The attack involved changes to the site content stored in the WordPress database. The attacker inserted an IFRAME tag in the database, so that when content rendered on a WordPress blog, the siteurl parameter pointed to a malicious website. Siteurl is meant to point to the website URL containing the blog in question.
The attack, discovered by researchers at security firm Sucuri Security, affected fully patched versions of the WordPress blog. Even blogs that restricted administrative access to a few IP addresses were hit. The problem was found to lie with the way that file permissions were configured on the hosting server. wp_config.php, the configuration file for independently hosted WordPress blogs, stores the database access credentials for a blog in plain text. This should not normally be a problem, if file access permissions are set properly. However, many users installed the software in a way that left the file readable by anyone.
According to Sucuri, the attacker created a script to find configuration files that were incorrectly configured and therefore publicly readable. He then retrieved the configuration files with the incorrect permissions, and harvested the database credentials. The hacker then used those credentials to access the databases and change the siteurl parameter, pointing to a malicious site.
"So, at the end anyone can be blamed," said the researcher at Sucuri. "At WordPress for requiring that the database credentials be stored in clear text.
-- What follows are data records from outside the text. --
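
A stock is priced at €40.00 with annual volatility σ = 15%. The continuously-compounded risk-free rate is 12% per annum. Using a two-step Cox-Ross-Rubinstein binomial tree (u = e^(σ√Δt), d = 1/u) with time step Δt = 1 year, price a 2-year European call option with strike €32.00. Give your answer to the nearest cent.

CRR parameters: u = e^(σ√Δt) = e^(0.15·√1) = 1.1618, d = 1/u = 0.8607
Per-period rate: rΔt = 0.12·1 = 0.12, so R = e^0.12 = 1.1275
Risk-neutral probability p = (e^0.12 − 0.8607)/(1.1618 − 0.8607) = 0.2668/0.3011 = 0.8860
Terminal stock prices: S_uu = 53.99, S_ud = 40, S_dd = 29.63
Terminal payoffs (S − K): max(21.99, 0) = 21.99, max(8, 0) = 8, max(-2.367, 0) = 0
Node u (S = 46.47): V_u = e^(−0.12)·[0.8860·21.9944 + 0.1140·8.0000] = 18.0919
Node d (S = 34.43): V_d = e^(−0.12)·[0.8860·8.0000 + 0.1140·0.0000] = 6.2863
Node 0 (S = 40): V_0 = e^(−0.12)·[0.8860·18.0919 + 0.1140·6.2863] = 14.8521

€14.85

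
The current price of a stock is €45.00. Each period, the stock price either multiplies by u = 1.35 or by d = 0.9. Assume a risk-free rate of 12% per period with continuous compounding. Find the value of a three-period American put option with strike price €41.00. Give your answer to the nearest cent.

Risk-neutral probability p = (e^0.12 − 0.9)/(1.35 − 0.9) = 0.2275/0.4500 = 0.5055
Terminal stock prices: S_uuu = 110.7, S_uud = 73.81, S_udd = 49.21, S_ddd = 32.81
Terminal payoffs (K − S): max(-69.72, 0) = 0, max(-32.81, 0) = 0, max(-8.208, 0) = 0, max(8.195, 0) = 8.195
Node uu (S = 82.01): continuation = e^(−0.12)·[0.5055·0.0000 + 0.4945·0.0000] = 0.0000; exercise value = 0.0000 ≤ continuation, so V_uu = 0.0000
Node ud (S = 54.68): continuation = e^(−0.12)·[0.5055·0.0000 + 0.4945·0.0000] = 0.0000; exercise value = 0.0000 ≤ continuation, so V_ud = 0.0000
Node dd (S = 36.45): continuation = e^(−0.12)·[0.5055·0.0000 + 0.4945·8.1950] = 3.5938; exercise value = 4.5500 > continuation, so V_dd = 4.5500 (exercise)
Node u (S = 60.75): continuation = e^(−0.12)·[0.5055·0.0000 + 0.4945·0.0000] = 0.0000; exercise value = 0.0000 ≤ continuation, so V_u = 0.0000
Node d (S = 40.5): continuation = e^(−0.12)·[0.5055·0.0000 + 0.4945·4.5500] = 1.9954; exercise value = 0.5000 ≤ continuation, so V_d = 1.9954
Node 0 (S = 45): continuation = e^(−0.12)·[0.5055·0.0000 + 0.4945·1.9954] = 0.8750; exercise value = 0.0000 ≤ continuation, so V_0 = 0.8750

€0.88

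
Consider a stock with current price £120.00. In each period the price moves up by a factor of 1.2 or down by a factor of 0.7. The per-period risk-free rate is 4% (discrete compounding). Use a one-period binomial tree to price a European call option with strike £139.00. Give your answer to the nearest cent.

Risk-neutral probability p = (1 + 0.04 − 0.7)/(1.2 − 0.7) = 0.3400/0.5000 = 0.6800
Terminal stock prices: S_u = 144, S_d = 84
Terminal payoffs (S − K): max(5, 0) = 5, max(-55, 0) = 0
Node 0 (S = 120): V_0 = 1/1.04·[0.6800·5.0000 + 0.3200·0.0000] = 3.2692

£3.27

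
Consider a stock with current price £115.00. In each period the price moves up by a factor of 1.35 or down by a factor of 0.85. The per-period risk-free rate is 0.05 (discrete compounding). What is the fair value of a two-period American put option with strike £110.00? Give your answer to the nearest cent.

£8.79

Risk-neutral probability p = (1 + 0.05 − 0.85)/(1.35 − 0.85) = 0.2000/0.5000 = 0.4000
Terminal stock prices: S_uu = 209.6, S_ud = 132, S_dd = 83.09
Terminal payoffs (K − S): max(-99.59, 0) = 0, max(-21.96, 0) = 0, max(26.91, 0) = 26.91
Node u (S = 155.2): continuation = 1/1.05·[0.4000·0.0000 + 0.6000·0.0000] = 0.0000; exercise value = 0.0000 ≤ continuation, so V_u = 0.0000
Node d (S = 97.75): continuation = 1/1.05·[0.4000·0.0000 + 0.6000·26.9125] = 15.3786; exercise value = 12.2500 ≤ continuation, so V_d = 15.3786
Node 0 (S = 115): continuation = 1/1.05·[0.4000·0.0000 + 0.6000·15.3786] = 8.7878; exercise value = 0.0000 ≤ continuation, so V_0 = 8.7878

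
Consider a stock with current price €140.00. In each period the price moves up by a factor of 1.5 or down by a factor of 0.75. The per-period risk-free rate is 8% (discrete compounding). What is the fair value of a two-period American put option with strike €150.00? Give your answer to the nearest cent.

€23.33

Risk-neutral probability p = (1 + 0.08 − 0.75)/(1.5 − 0.75) = 0.3300/0.7500 = 0.4400
Terminal stock prices: S_uu = 315, S_ud = 157.5, S_dd = 78.75
Terminal payoffs (K − S): max(-165, 0) = 0, max(-7.5, 0) = 0, max(71.25, 0) = 71.25
Node u (S = 210): continuation = 1/1.08·[0.4400·0.0000 + 0.5600·0.0000] = 0.0000; exercise value = 0.0000 ≤ continuation, so V_u = 0.0000
Node d (S = 105): continuation = 1/1.08·[0.4400·0.0000 + 0.5600·71.2500] = 36.9444; exercise value = 45.0000 > continuation, so V_d = 45.0000 (exercise)
Node 0 (S = 140): continuation = 1/1.08·[0.4400·0.0000 + 0.5600·45.0000] = 23.3333; exercise value = 10.0000 ≤ continuation, so V_0 = 23.3333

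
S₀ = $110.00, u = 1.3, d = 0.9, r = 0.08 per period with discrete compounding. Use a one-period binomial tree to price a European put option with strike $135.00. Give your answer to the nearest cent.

$18.33

Risk-neutral probability p = (1 + 0.08 − 0.9)/(1.3 − 0.9) = 0.1800/0.4000 = 0.4500
Terminal stock prices: S_u = 143, S_d = 99
Terminal payoffs (K − S): max(-8, 0) = 0, max(36, 0) = 36
Node 0 (S = 110): V_0 = 1/1.08·[0.4500·0.0000 + 0.5500·36.0000] = 18.3333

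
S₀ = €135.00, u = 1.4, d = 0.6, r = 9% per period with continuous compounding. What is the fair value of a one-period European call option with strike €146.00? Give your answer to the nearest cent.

€24.28

Risk-neutral probability p = (e^0.09 − 0.6)/(1.4 − 0.6) = 0.4942/0.8000 = 0.6177
Terminal stock prices: S_u = 189, S_d = 81
Terminal payoffs (S − K): max(43, 0) = 43, max(-65, 0) = 0
Node 0 (S = 135): V_0 = e^(−0.09)·[0.6177·43.0000 + 0.3823·0.0000] = 24.2757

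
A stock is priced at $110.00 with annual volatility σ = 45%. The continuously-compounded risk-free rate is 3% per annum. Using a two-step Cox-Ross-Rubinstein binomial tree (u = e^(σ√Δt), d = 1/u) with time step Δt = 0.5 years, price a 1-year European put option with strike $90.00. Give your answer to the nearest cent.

CRR parameters: u = e^(σ√Δt) = e^(0.45·√0.5) = 1.3746, d = 1/u = 0.7275
Per-period rate: rΔt = 0.03·0.5 = 0.015, so R = e^0.015 = 1.0151
Risk-neutral probability p = (e^0.015 − 0.7275)/(1.3746 − 0.7275) = 0.2877/0.6472 = 0.4445
Terminal stock prices: S_uu = 207.9, S_ud = 110, S_dd = 58.21
Terminal payoffs (K − S): max(-117.9, 0) = 0, max(-20, 0) = 0, max(31.79, 0) = 31.79
Node u (S = 151.2): V_u = e^(−0.015)·[0.4445·0.0000 + 0.5555·0.0000] = 0.0000
Node d (S = 80.02): V_d = e^(−0.015)·[0.4445·0.0000 + 0.5555·31.7884] = 17.3966
Node 0 (S = 110): V_0 = e^(−0.015)·[0.4445·0.0000 + 0.5555·17.3966] = 9.5205

$9.52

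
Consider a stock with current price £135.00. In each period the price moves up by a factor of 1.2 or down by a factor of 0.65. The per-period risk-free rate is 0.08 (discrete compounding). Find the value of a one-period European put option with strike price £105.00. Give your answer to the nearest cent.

Risk-neutral probability p = (1 + 0.08 − 0.65)/(1.2 − 0.65) = 0.4300/0.5500 = 0.7818
Terminal stock prices: S_u = 162, S_d = 87.75
Terminal payoffs (K − S): max(-57, 0) = 0, max(17.25, 0) = 17.25
Node 0 (S = 135): V_0 = 1/1.08·[0.7818·0.0000 + 0.2182·17.2500] = 3.4848

£3.48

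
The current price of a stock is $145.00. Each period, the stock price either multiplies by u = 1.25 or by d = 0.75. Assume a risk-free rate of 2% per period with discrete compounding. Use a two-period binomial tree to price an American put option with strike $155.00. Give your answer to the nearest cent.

Risk-neutral probability p = (1 + 0.02 − 0.75)/(1.25 − 0.75) = 0.2700/0.5000 = 0.5400
Terminal stock prices: S_uu = 226.6, S_ud = 135.9, S_dd = 81.56
Terminal payoffs (K − S): max(-71.56, 0) = 0, max(19.06, 0) = 19.06, max(73.44, 0) = 73.44
Node u (S = 181.2): continuation = 1/1.02·[0.5400·0.0000 + 0.4600·19.0625] = 8.5968; exercise value = 0.0000 ≤ continuation, so V_u = 8.5968
Node d (S = 108.8): continuation = 1/1.02·[0.5400·19.0625 + 0.4600·73.4375] = 43.2108; exercise value = 46.2500 > continuation, so V_d = 46.2500 (exercise)
Node 0 (S = 145): continuation = 1/1.02·[0.5400·8.5968 + 0.4600·46.2500] = 25.4091; exercise value = 10.0000 ≤ continuation, so V_0 = 25.4091

$25.41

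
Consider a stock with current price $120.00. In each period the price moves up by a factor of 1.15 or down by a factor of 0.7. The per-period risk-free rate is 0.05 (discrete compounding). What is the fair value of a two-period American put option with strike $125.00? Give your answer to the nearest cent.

Risk-neutral probability p = (1 + 0.05 − 0.7)/(1.15 − 0.7) = 0.3500/0.4500 = 0.7778
Terminal stock prices: S_uu = 158.7, S_ud = 96.6, S_dd = 58.8
Terminal payoffs (K − S): max(-33.7, 0) = 0, max(28.4, 0) = 28.4, max(66.2, 0) = 66.2
Node u (S = 138): continuation = 1/1.05·[0.7778·0.0000 + 0.2222·28.4000] = 6.0106; exercise value = 0.0000 ≤ continuation, so V_u = 6.0106
Node d (S = 84): continuation = 1/1.05·[0.7778·28.4000 + 0.2222·66.2000] = 35.0476; exercise value = 41.0000 > continuation, so V_d = 41.0000 (exercise)
Node 0 (S = 120): continuation = 1/1.05·[0.7778·6.0106 + 0.2222·41.0000] = 13.1295; exercise value = 5.0000 ≤ continuation, so V_0 = 13.1295

$13.13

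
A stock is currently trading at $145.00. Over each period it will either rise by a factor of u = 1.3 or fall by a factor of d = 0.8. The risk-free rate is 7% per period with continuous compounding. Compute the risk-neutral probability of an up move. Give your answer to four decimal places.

p = 0.5450

Risk-neutral probability p = (e^0.07 − 0.8)/(1.3 − 0.8) = 0.2725/0.5000 = 0.5450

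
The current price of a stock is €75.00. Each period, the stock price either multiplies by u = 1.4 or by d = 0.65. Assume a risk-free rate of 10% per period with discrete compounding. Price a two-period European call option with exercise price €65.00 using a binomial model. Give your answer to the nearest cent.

€25.69

Risk-neutral probability p = (1 + 0.1 − 0.65)/(1.4 − 0.65) = 0.4500/0.7500 = 0.6000
Terminal stock prices: S_uu = 147, S_ud = 68.25, S_dd = 31.69
Terminal payoffs (S − K): max(82, 0) = 82, max(3.25, 0) = 3.25, max(-33.31, 0) = 0
Node u (S = 105): V_u = 1/1.1·[0.6000·82.0000 + 0.4000·3.2500] = 45.9091
Node d (S = 48.75): V_d = 1/1.1·[0.6000·3.2500 + 0.4000·0.0000] = 1.7727
Node 0 (S = 75): V_0 = 1/1.1·[0.6000·45.9091 + 0.4000·1.7727] = 25.6860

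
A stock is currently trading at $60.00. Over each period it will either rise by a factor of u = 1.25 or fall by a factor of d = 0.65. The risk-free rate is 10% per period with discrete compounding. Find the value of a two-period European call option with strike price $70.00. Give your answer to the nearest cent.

Risk-neutral probability p = (1 + 0.1 − 0.65)/(1.25 − 0.65) = 0.4500/0.6000 = 0.7500
Terminal stock prices: S_uu = 93.75, S_ud = 48.75, S_dd = 25.35
Terminal payoffs (S − K): max(23.75, 0) = 23.75, max(-21.25, 0) = 0, max(-44.65, 0) = 0
Node u (S = 75): V_u = 1/1.1·[0.7500·23.7500 + 0.2500·0.0000] = 16.1932
Node d (S = 39): V_d = 1/1.1·[0.7500·0.0000 + 0.2500·0.0000] = 0.0000
Node 0 (S = 60): V_0 = 1/1.1·[0.7500·16.1932 + 0.2500·0.0000] = 11.0408

$11.04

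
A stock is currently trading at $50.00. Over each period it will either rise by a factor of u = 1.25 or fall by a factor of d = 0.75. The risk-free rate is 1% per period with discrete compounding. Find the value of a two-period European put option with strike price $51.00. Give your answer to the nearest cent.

$7.19

Risk-neutral probability p = (1 + 0.01 − 0.75)/(1.25 − 0.75) = 0.2600/0.5000 = 0.5200
Terminal stock prices: S_uu = 78.12, S_ud = 46.88, S_dd = 28.12
Terminal payoffs (K − S): max(-27.12, 0) = 0, max(4.125, 0) = 4.125, max(22.88, 0) = 22.88
Node u (S = 62.5): V_u = 1/1.01·[0.5200·0.0000 + 0.4800·4.1250] = 1.9604
Node d (S = 37.5): V_d = 1/1.01·[0.5200·4.1250 + 0.4800·22.8750] = 12.9950
Node 0 (S = 50): V_0 = 1/1.01·[0.5200·1.9604 + 0.4800·12.9950] = 7.1852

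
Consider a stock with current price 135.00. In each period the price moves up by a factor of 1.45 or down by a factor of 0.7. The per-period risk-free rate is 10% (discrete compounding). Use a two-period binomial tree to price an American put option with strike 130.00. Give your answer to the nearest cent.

15.06

Risk-neutral probability p = (1 + 0.1 − 0.7)/(1.45 − 0.7) = 0.4000/0.7500 = 0.5333
Terminal stock prices: S_uu = 283.8, S_ud = 137, S_dd = 66.15
Terminal payoffs (K − S): max(-153.8, 0) = 0, max(-7.025, 0) = 0, max(63.85, 0) = 63.85
Node u (S = 195.8): continuation = 1/1.1·[0.5333·0.0000 + 0.4667·0.0000] = 0.0000; exercise value = 0.0000 ≤ continuation, so V_u = 0.0000
Node d (S = 94.5): continuation = 1/1.1·[0.5333·0.0000 + 0.4667·63.8500] = 27.0879; exercise value = 35.5000 > continuation, so V_d = 35.5000 (exercise)
Node 0 (S = 135): continuation = 1/1.1·[0.5333·0.0000 + 0.4667·35.5000] = 15.0606; exercise value = 0.0000 ≤ continuation, so V_0 = 15.0606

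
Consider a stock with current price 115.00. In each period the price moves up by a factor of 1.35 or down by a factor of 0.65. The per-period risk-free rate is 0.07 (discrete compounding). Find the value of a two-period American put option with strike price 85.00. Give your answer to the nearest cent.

Risk-neutral probability p = (1 + 0.07 − 0.65)/(1.35 − 0.65) = 0.4200/0.7000 = 0.6000
Terminal stock prices: S_uu = 209.6, S_ud = 100.9, S_dd = 48.59
Terminal payoffs (K − S): max(-124.6, 0) = 0, max(-15.91, 0) = 0, max(36.41, 0) = 36.41
Node u (S = 155.2): continuation = 1/1.07·[0.6000·0.0000 + 0.4000·0.0000] = 0.0000; exercise value = 0.0000 ≤ continuation, so V_u = 0.0000
Node d (S = 74.75): continuation = 1/1.07·[0.6000·0.0000 + 0.4000·36.4125] = 13.6121; exercise value = 10.2500 ≤ continuation, so V_d = 13.6121
Node 0 (S = 115): continuation = 1/1.07·[0.6000·0.0000 + 0.4000·13.6121] = 5.0887; exercise value = 0.0000 ≤ continuation, so V_0 = 5.0887

5.09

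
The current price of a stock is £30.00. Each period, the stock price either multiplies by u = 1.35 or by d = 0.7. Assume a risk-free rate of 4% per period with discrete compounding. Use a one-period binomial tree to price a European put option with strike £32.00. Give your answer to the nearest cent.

Risk-neutral probability p = (1 + 0.04 − 0.7)/(1.35 − 0.7) = 0.3400/0.6500 = 0.5231
Terminal stock prices: S_u = 40.5, S_d = 21
Terminal payoffs (K − S): max(-8.5, 0) = 0, max(11, 0) = 11
Node 0 (S = 30): V_0 = 1/1.04·[0.5231·0.0000 + 0.4769·11.0000] = 5.0444

£5.04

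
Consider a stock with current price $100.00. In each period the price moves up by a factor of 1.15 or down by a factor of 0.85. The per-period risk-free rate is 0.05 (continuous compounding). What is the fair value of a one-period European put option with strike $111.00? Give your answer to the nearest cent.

Risk-neutral probability p = (e^0.05 − 0.85)/(1.15 − 0.85) = 0.2013/0.3000 = 0.6709
Terminal stock prices: S_u = 115, S_d = 85
Terminal payoffs (K − S): max(-4, 0) = 0, max(26, 0) = 26
Node 0 (S = 100): V_0 = e^(−0.05)·[0.6709·0.0000 + 0.3291·26.0000] = 8.1392

$8.14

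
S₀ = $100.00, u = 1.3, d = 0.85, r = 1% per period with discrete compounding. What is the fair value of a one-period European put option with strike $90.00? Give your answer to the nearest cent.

$3.19

Risk-neutral probability p = (1 + 0.01 − 0.85)/(1.3 − 0.85) = 0.1600/0.4500 = 0.3556
Terminal stock prices: S_u = 130, S_d = 85
Terminal payoffs (K − S): max(-40, 0) = 0, max(5, 0) = 5
Node 0 (S = 100): V_0 = 1/1.01·[0.3556·0.0000 + 0.6444·5.0000] = 3.1903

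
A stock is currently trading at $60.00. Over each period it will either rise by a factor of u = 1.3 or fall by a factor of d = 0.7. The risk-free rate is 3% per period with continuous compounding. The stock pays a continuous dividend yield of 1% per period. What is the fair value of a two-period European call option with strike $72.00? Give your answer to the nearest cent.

Per-period risk-free factor R = e^0.03 = 1.0305; dividend-adjusted growth = e^(0.03−0.01) = 1.0202.
Risk-neutral probability p = (1.0202 − 0.7)/(1.3 − 0.7) = 0.3202/0.6000 = 0.5337
Terminal stock prices: S_uu = 101.4, S_ud = 54.6, S_dd = 29.4
Terminal payoffs (S − K): max(29.4, 0) = 29.4, max(-17.4, 0) = 0, max(-42.6, 0) = 0
Node u (S = 78): V_u = e^(−0.03)·[0.5337·29.4000 + 0.4663·0.0000] = 15.2262
Node d (S = 42): V_d = e^(−0.03)·[0.5337·0.0000 + 0.4663·0.0000] = 0.0000
Node 0 (S = 60): V_0 = e^(−0.03)·[0.5337·15.2262 + 0.4663·0.0000] = 7.8856

$7.89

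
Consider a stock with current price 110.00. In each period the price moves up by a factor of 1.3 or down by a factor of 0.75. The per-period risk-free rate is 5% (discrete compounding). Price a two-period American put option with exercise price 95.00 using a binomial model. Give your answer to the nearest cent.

6.21

Risk-neutral probability p = (1 + 0.05 − 0.75)/(1.3 − 0.75) = 0.3000/0.5500 = 0.5455
Terminal stock prices: S_uu = 185.9, S_ud = 107.2, S_dd = 61.88
Terminal payoffs (K − S): max(-90.9, 0) = 0, max(-12.25, 0) = 0, max(33.12, 0) = 33.12
Node u (S = 143): continuation = 1/1.05·[0.5455·0.0000 + 0.4545·0.0000] = 0.0000; exercise value = 0.0000 ≤ continuation, so V_u = 0.0000
Node d (S = 82.5): continuation = 1/1.05·[0.5455·0.0000 + 0.4545·33.1250] = 14.3398; exercise value = 12.5000 ≤ continuation, so V_d = 14.3398
Node 0 (S = 110): continuation = 1/1.05·[0.5455·0.0000 + 0.4545·14.3398] = 6.2077; exercise value = 0.0000 ≤ continuation, so V_0 = 6.2077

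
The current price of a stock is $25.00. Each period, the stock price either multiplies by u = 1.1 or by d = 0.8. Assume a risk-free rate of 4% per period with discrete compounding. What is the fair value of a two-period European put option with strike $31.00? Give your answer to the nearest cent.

Risk-neutral probability p = (1 + 0.04 − 0.8)/(1.1 − 0.8) = 0.2400/0.3000 = 0.8000
Terminal stock prices: S_uu = 30.25, S_ud = 22, S_dd = 16
Terminal payoffs (K − S): max(0.75, 0) = 0.75, max(9, 0) = 9, max(15, 0) = 15
Node u (S = 27.5): V_u = 1/1.04·[0.8000·0.7500 + 0.2000·9.0000] = 2.3077
Node d (S = 20): V_d = 1/1.04·[0.8000·9.0000 + 0.2000·15.0000] = 9.8077
Node 0 (S = 25): V_0 = 1/1.04·[0.8000·2.3077 + 0.2000·9.8077] = 3.6612

$3.66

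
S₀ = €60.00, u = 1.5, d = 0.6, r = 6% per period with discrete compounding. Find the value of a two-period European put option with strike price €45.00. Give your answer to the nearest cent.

Risk-neutral probability p = (1 + 0.06 − 0.6)/(1.5 − 0.6) = 0.4600/0.9000 = 0.5111
Terminal stock prices: S_uu = 135, S_ud = 54, S_dd = 21.6
Terminal payoffs (K − S): max(-90, 0) = 0, max(-9, 0) = 0, max(23.4, 0) = 23.4
Node u (S = 90): V_u = 1/1.06·[0.5111·0.0000 + 0.4889·0.0000] = 0.0000
Node d (S = 36): V_d = 1/1.06·[0.5111·0.0000 + 0.4889·23.4000] = 10.7925
Node 0 (S = 60): V_0 = 1/1.06·[0.5111·0.0000 + 0.4889·10.7925] = 4.9777

€4.98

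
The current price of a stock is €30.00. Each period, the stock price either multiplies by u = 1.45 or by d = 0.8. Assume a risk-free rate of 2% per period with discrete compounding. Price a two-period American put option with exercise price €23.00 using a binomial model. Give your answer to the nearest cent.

€1.60

Risk-neutral probability p = (1 + 0.02 − 0.8)/(1.45 − 0.8) = 0.2200/0.6500 = 0.3385
Terminal stock prices: S_uu = 63.08, S_ud = 34.8, S_dd = 19.2
Terminal payoffs (K − S): max(-40.08, 0) = 0, max(-11.8, 0) = 0, max(3.8, 0) = 3.8
Node u (S = 43.5): continuation = 1/1.02·[0.3385·0.0000 + 0.6615·0.0000] = 0.0000; exercise value = 0.0000 ≤ continuation, so V_u = 0.0000
Node d (S = 24): continuation = 1/1.02·[0.3385·0.0000 + 0.6615·3.8000] = 2.4646; exercise value = 0.0000 ≤ continuation, so V_d = 2.4646
Node 0 (S = 30): continuation = 1/1.02·[0.3385·0.0000 + 0.6615·2.4646] = 1.5984; exercise value = 0.0000 ≤ continuation, so V_0 = 1.5984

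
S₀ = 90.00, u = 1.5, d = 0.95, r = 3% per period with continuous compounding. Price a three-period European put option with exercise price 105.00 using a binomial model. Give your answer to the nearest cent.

15.83

Risk-neutral probability p = (e^0.03 − 0.95)/(1.5 − 0.95) = 0.0805/0.5500 = 0.1463
Terminal stock prices: S_uuu = 303.8, S_uud = 192.4, S_udd = 121.8, S_ddd = 77.16
Terminal payoffs (K − S): max(-198.8, 0) = 0, max(-87.38, 0) = 0, max(-16.84, 0) = 0, max(27.84, 0) = 27.84
Node uu (S = 202.5): V_uu = e^(−0.03)·[0.1463·0.0000 + 0.8537·0.0000] = 0.0000
Node ud (S = 128.2): V_ud = e^(−0.03)·[0.1463·0.0000 + 0.8537·0.0000] = 0.0000
Node dd (S = 81.22): V_dd = e^(−0.03)·[0.1463·0.0000 + 0.8537·27.8363] = 23.0620
Node u (S = 135): V_u = e^(−0.03)·[0.1463·0.0000 + 0.8537·0.0000] = 0.0000
Node d (S = 85.5): V_d = e^(−0.03)·[0.1463·0.0000 + 0.8537·23.0620] = 19.1066
Node 0 (S = 90): V_0 = e^(−0.03)·[0.1463·0.0000 + 0.8537·19.1066] = 15.8296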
At WordPress again for not installing itself securely by default. At the users for not securing their blogs. At Network Solutions for allowing this to happen."
WordPress developers responded that configuration parameters are the users' responsibility, or the responsibility of automated installation scripts that might be run by a hosting company. And the file has to be stored in plain text so that it is readable by the system, they added.
Network Security fixed the problem in a process that involved changing passwords for the WordPress databases hosted on its systems. It recommended that all customers using WordPress should log into their accounts to change their administrative passwords.